Cosa ritroviamo della sua creatrice in Centoquarantanove anni. Gli occhi che guardarono la Sindone e cosa ha ispirato la stesura di quest’opera?C’è qualcosa di me in tutti i personaggi. Anche solo per una parola, uno sguardo, un gesto, un moto dell’anima – precisa la Grossi- quando costruisco un personaggio, che sia d’invenzione o sia realmente esistito, non so resistere alla tentazione di “firmarlo”: è anche un modo per immedesimarmi più a fondo nella sua psicologia e precisarla più adeguatamente. Per il resto, la principale fonte d’ispirazione è costituita da luoghi e personaggi reali. Per esempio, i capitoli che si svolgono a Milano si sono quasi scritti da soli, sono per così dire usciti dalle centinaia di pergamene milanesi che ho studiato nel corso degli anni”.

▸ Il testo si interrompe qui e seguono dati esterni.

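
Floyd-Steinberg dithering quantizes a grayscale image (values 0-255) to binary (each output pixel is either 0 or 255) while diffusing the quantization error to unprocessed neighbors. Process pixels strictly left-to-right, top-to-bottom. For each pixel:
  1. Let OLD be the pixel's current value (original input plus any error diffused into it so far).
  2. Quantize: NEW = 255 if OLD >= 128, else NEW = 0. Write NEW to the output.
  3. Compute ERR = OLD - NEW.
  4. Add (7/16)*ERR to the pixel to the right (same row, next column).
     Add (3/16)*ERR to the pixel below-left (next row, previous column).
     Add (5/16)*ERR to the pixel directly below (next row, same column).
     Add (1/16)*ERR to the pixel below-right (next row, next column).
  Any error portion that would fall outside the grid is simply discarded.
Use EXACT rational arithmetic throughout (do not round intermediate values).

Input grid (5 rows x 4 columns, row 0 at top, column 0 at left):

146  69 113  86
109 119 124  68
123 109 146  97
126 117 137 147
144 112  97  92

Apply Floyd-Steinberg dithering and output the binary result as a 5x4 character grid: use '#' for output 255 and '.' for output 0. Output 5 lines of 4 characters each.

(0,0): OLD=146 → NEW=255, ERR=-109
(0,1): OLD=341/16 → NEW=0, ERR=341/16
(0,2): OLD=31315/256 → NEW=0, ERR=31315/256
(0,3): OLD=571461/4096 → NEW=255, ERR=-473019/4096
(1,0): OLD=20207/256 → NEW=0, ERR=20207/256
(1,1): OLD=361097/2048 → NEW=255, ERR=-161143/2048
(1,2): OLD=7043901/65536 → NEW=0, ERR=7043901/65536
(1,3): OLD=90785595/1048576 → NEW=0, ERR=90785595/1048576
(2,0): OLD=4355315/32768 → NEW=255, ERR=-4000525/32768
(2,1): OLD=58809249/1048576 → NEW=0, ERR=58809249/1048576
(2,2): OLD=451812741/2097152 → NEW=255, ERR=-82961019/2097152
(2,3): OLD=3807313553/33554432 → NEW=0, ERR=3807313553/33554432
(3,0): OLD=1650272963/16777216 → NEW=0, ERR=1650272963/16777216
(3,1): OLD=43624265757/268435456 → NEW=255, ERR=-24826775523/268435456
(3,2): OLD=467958731747/4294967296 → NEW=0, ERR=467958731747/4294967296
(3,3): OLD=15644250709429/68719476736 → NEW=255, ERR=-1879215858251/68719476736
(4,0): OLD=676016801095/4294967296 → NEW=255, ERR=-419199859385/4294967296
(4,1): OLD=2301193205333/34359738368 → NEW=0, ERR=2301193205333/34359738368
(4,2): OLD=164312729200053/1099511627776 → NEW=255, ERR=-116062735882827/1099511627776
(4,3): OLD=775502131573635/17592186044416 → NEW=0, ERR=775502131573635/17592186044416
Row 0: #..#
Row 1: .#..
Row 2: #.#.
Row 3: .#.#
Row 4: #.#.

Answer: #..#
.#..
#.#.
.#.#
#.#.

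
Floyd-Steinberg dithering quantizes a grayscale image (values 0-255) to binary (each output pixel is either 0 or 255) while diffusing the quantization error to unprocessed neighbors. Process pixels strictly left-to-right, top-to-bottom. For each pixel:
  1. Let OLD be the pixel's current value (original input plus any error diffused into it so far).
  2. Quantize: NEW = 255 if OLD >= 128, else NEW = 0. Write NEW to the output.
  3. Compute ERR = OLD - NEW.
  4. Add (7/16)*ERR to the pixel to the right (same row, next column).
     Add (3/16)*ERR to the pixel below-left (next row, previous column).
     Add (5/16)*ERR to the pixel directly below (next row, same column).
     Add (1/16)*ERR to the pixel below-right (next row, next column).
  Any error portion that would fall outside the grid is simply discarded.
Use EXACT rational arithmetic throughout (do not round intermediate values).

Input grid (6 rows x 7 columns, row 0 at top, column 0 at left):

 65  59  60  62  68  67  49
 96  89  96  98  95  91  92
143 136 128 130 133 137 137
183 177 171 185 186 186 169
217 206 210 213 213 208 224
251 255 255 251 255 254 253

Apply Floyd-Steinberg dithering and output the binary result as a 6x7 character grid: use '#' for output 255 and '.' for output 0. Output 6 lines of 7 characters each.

Answer: .......
#.##.#.
.#.#.##
##.##.#
#######
#######

Derivation:
(0,0): OLD=65 → NEW=0, ERR=65
(0,1): OLD=1399/16 → NEW=0, ERR=1399/16
(0,2): OLD=25153/256 → NEW=0, ERR=25153/256
(0,3): OLD=430023/4096 → NEW=0, ERR=430023/4096
(0,4): OLD=7466609/65536 → NEW=0, ERR=7466609/65536
(0,5): OLD=122520855/1048576 → NEW=0, ERR=122520855/1048576
(0,6): OLD=1679729569/16777216 → NEW=0, ERR=1679729569/16777216
(1,0): OLD=33973/256 → NEW=255, ERR=-31307/256
(1,1): OLD=174707/2048 → NEW=0, ERR=174707/2048
(1,2): OLD=12397807/65536 → NEW=255, ERR=-4313873/65536
(1,3): OLD=33951043/262144 → NEW=255, ERR=-32895677/262144
(1,4): OLD=1747733737/16777216 → NEW=0, ERR=1747733737/16777216
(1,5): OLD=26707035833/134217728 → NEW=255, ERR=-7518484807/134217728
(1,6): OLD=227810954167/2147483648 → NEW=0, ERR=227810954167/2147483648
(2,0): OLD=3957665/32768 → NEW=0, ERR=3957665/32768
(2,1): OLD=205010555/1048576 → NEW=255, ERR=-62376325/1048576
(2,2): OLD=1060441393/16777216 → NEW=0, ERR=1060441393/16777216
(2,3): OLD=17965966057/134217728 → NEW=255, ERR=-16259554583/134217728
(2,4): OLD=101154875769/1073741824 → NEW=0, ERR=101154875769/1073741824
(2,5): OLD=6429116413459/34359738368 → NEW=255, ERR=-2332616870381/34359738368
(2,6): OLD=75288372632757/549755813888 → NEW=255, ERR=-64899359908683/549755813888
(3,0): OLD=3516327953/16777216 → NEW=255, ERR=-761862127/16777216
(3,1): OLD=21198791741/134217728 → NEW=255, ERR=-13026728899/134217728
(3,2): OLD=130843711943/1073741824 → NEW=0, ERR=130843711943/1073741824
(3,3): OLD=953783118945/4294967296 → NEW=255, ERR=-141433541535/4294967296
(3,4): OLD=99358786595857/549755813888 → NEW=255, ERR=-40828945945583/549755813888
(3,5): OLD=510377273774403/4398046511104 → NEW=0, ERR=510377273774403/4398046511104
(3,6): OLD=12570409326689949/70368744177664 → NEW=255, ERR=-5373620438614371/70368744177664
(4,0): OLD=396449279839/2147483648 → NEW=255, ERR=-151159050401/2147483648
(4,1): OLD=5665398358483/34359738368 → NEW=255, ERR=-3096334925357/34359738368
(4,2): OLD=107980122754877/549755813888 → NEW=255, ERR=-32207609786563/549755813888
(4,3): OLD=751051110660015/4398046511104 → NEW=255, ERR=-370450749671505/4398046511104
(4,4): OLD=6074266649554973/35184372088832 → NEW=255, ERR=-2897748233097187/35184372088832
(4,5): OLD=213101920864979677/1125899906842624 → NEW=255, ERR=-74002555379889443/1125899906842624
(4,6): OLD=3217974325461835803/18014398509481984 → NEW=255, ERR=-1375697294456070117/18014398509481984
(5,0): OLD=116606980477737/549755813888 → NEW=255, ERR=-23580752063703/549755813888
(5,1): OLD=847456057963107/4398046511104 → NEW=255, ERR=-274045802368413/4398046511104
(5,2): OLD=6614860818901349/35184372088832 → NEW=255, ERR=-2357154063750811/35184372088832
(5,3): OLD=49613899075000921/281474976710656 → NEW=255, ERR=-22162219986216359/281474976710656
(5,4): OLD=3192646684952724339/18014398509481984 → NEW=255, ERR=-1401024934965181581/18014398509481984
(5,5): OLD=25936198794336693187/144115188075855872 → NEW=255, ERR=-10813174165006554173/144115188075855872
(5,6): OLD=443185843309150037261/2305843009213693952 → NEW=255, ERR=-144804124040341920499/2305843009213693952
Row 0: .......
Row 1: #.##.#.
Row 2: .#.#.##
Row 3: ##.##.#
Row 4: #######
Row 5: #######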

Trattare personaggi storici, con le loro vicende, all’interno di un romanzo può nascondere qualche insidia, come sottolinea la nostra autrice: “Nel romanzarli è necessaria molta prudenza. Per me è un punto d’onore riuscire a rendere giustizia alla loro memoria e, quando è possibile, utilizzo gli elementi a disposizione per sottolinearne i lati positivi, in qualche caso facendone degli eroi. Eroi che cadono, a volte, ma che sono sempre in grado di rialzarsi. Per rispetto alla loro memoria, innanzitutto, e per riconoscenza nei loro confronti, giacché senza di loro non avrei mai potuto scrivere alcuna storia. Anche per tale ragione dedico idealmente Centoquarantanove anni. Gli occhi che guardarono la Sindone a Pietro Longus, preposito di Sant’Ambrogio a Milano e geniale autore della pergamena che campeggia in copertina. In secondo luogo, a Toghril e a Dayfa, due personaggi straordinariamente affascinanti e complessi dai quali tutto dipende, nei capitoli siriani”.